Cripple Creek’s Pursuit of a Major Transit and Trolley Headquarters Moves Forward


Mega Street Paving Plans Mulled; Nuisance Crackdown Efforts Outlined

Rick Langenberg

It may just amount to a baby step for a transportation goliath of a project, but last week Cripple Creek leaders waved the go-ahead flag for grant efforts, aimed at securing half a million in funding for the design of a major transit bus and streetcar operations facility.

This represents a small portion of the total project cost, estimated previously at nearing the $50 million mark.

But from a grant standpoint, the town, in its pursuit a major transportation center, snagged a preliminary win. “We get a little bit more every year,” said Cripple Creek City Administrator Frank Salvato, in urging the council to proceed with the transit project.

The town was recently awarded $512,000 by the Colorado Department of Transportation, with a required match of a little more than $100,000. The city’s matching dollars will come from the 2024 and 2025 budgets.

The money would help fund design plans for the transit and transportation center.

At their Feb. 7 meeting, Salvato made it clear that the project has a long way to go before breaking ground. He described the effort as more of a 10-year plan.

About two years ago, the city unveiled fairly ambitious plans for a transit center, slated for construction near the Gold King Mountain Inn.  The project calls for a $46.2 million transit bus/streetcar operation center. This would provide parking for the town’s current fleet of bus vehicles and trolleys, and a support area for the streetcars and a commercial office area. It also would come equipped with a streetcar museum. Another aspect of the project focuses on a historic streetcar trolley system, with a cost estimated at about $30 million.

Altogether, the total transportation price tag was estimated at close to $75 million. The transit center portion would include a 134,000-square-foot, five-story facility. Based on preliminary plans, an additional component would include a new headquarters for the police department.

But Transportation Director Ted Sweitzer has cautioned city officials that the lion’s share of these dollars would come from the state and federal government, which could pay the bulk of the costs. He has stressed that currently there is a virtual jackpot of monies available for these types of alternative transit projects. And in many cases, Uncle Sam will even play a big role in paying for a good portion the operating expenses, according to the city’s transportation chief.

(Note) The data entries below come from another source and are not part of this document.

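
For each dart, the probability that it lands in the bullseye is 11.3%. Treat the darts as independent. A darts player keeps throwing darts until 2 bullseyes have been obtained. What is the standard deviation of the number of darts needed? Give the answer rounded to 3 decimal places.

Y = total darts until the second success; negative binomial with r=2, p=0.113.
SD(Y) = √[r(1−p)/p²] = √(138.93022) = 11.78687

11.787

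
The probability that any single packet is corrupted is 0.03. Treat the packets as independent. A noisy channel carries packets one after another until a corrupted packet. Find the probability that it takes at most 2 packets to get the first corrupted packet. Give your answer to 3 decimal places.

0.059

Y = number of packets to the first success; geometric, p = 0.03.
P(Y ≤ 2) = 1 − (1−p)^2 = 1 − 0.94090 = 0.05910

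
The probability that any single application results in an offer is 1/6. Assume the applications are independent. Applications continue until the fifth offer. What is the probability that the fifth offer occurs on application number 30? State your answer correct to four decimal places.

Y = trial on which the fifth success occurs; negative binomial, r=5, p=0.166667.
P(Y=30) = C(29,4) · p^5 · (1−p)^25
= 23751 · 0.0001286 · 0.010483 = 0.032018

0.0320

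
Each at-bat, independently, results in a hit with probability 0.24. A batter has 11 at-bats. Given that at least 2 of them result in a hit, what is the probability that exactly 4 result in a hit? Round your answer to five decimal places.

0.20520

X ~ Binomial(11, 0.24). Want P(X=4 | X≥2) = P(X=4) / P(X≥2).
P(X=4) = C(11,4)·0.24^4·0.76^7 = 0.1603445
P(X≥2) = 1 − 0.0488596 − 0.1697227 = 0.7814178
Ratio = 0.1603445 / 0.7814178 = 0.2051969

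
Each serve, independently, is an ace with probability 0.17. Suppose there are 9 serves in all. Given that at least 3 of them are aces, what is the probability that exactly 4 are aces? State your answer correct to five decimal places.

X ~ Binomial(9, 0.17). Want P(X=4 | X≥3) = P(X=4) / P(X≥3).
P(X=4) = C(9,4)·0.17^4·0.83^5 = 0.0414531
P(X≥3) = 1 − 0.1869403 − 0.3446007 − 0.2823235 = 0.1861356
Ratio = 0.0414531 / 0.1861356 = 0.2227037

0.22270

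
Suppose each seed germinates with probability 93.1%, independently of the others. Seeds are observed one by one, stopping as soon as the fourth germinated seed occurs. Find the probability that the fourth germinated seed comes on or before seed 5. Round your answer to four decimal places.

0.9586

Finishing within 5 seeds ⇔ at least 4 successes in the first 5. With X ~ Binomial(5, 0.931), P(Y ≤ 5) = 1 − P(X ≤ 3).
  k=0: C(5,0)·0.931^0·0.069^5 = 0.000002
  k=1: C(5,1)·0.931^1·0.069^4 = 0.000106
  k=2: C(5,2)·0.931^2·0.069^3 = 0.002847
  k=3: C(5,3)·0.931^3·0.069^2 = 0.038419
1 − 0.041374 = 0.958626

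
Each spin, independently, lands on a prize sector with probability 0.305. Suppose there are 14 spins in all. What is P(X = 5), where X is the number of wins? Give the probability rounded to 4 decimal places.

X ~ Binomial(n=14, p=0.305).
P(X=5) = C(14,5) · p^5 · (1−p)^9
= 2002 · 0.0026394 · 0.037832 = 0.199906

0.1999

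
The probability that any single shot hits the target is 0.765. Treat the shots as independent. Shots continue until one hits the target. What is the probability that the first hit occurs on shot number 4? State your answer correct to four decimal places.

0.0099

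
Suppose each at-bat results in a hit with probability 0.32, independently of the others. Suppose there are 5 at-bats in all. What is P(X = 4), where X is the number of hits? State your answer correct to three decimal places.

0.036

X ~ Binomial(n=5, p=0.32).
P(X=4) = C(5,4) · p^4 · (1−p)^1
= 5 · 0.010486 · 0.68 = 0.03565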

At last week’s meeting, the transit center was described as a “real asset to the community.”

The council gave the go-ahead, but didn’t ask too many detailed questions. With several new faces at the council table from the time when the original transit center plans were announced, the session served as more of a status report on the overall project.

The dream of revitalizing a historic trolley system has been on the tables for years.  A previous consultant study indicated that establishing a streetcar trolley network could work as part of an overall tourism plan.

Previous trolley plans, once seriously mulled by former Councilman Maurice Woods, never quite came to fruition. But many have rallied behind his overall trolley vision.

In other funding pursuits, the city last week heard about paving and improvement plans with a price tag of $28 million. Although this out of the realm of immediate funding objectives, city leaders want to take whatever steps it can to start the improvement process. “We need to stop the bleeding,” said Salvato. He noted that if certain street areas in town aren’t addressed, the price tag for improvements is going to increase, and the situation will get worse.

Public Works Director Steve DiCamillo was given his marching orders, consisting of getting bids for improving certain high priority areas in town.

The council also approved an ordinance okaying changes in its municipal code. Parts of this ordinance, though, raised some concerns from the council, especially in the areas of nuisances, untidy properties, inoperable vehicles and illegal campers.

Police Chief Bud Bright made it clear that the ordinance is aimed at getting people to comply with the new codes, and isn’t designed to make money from fines.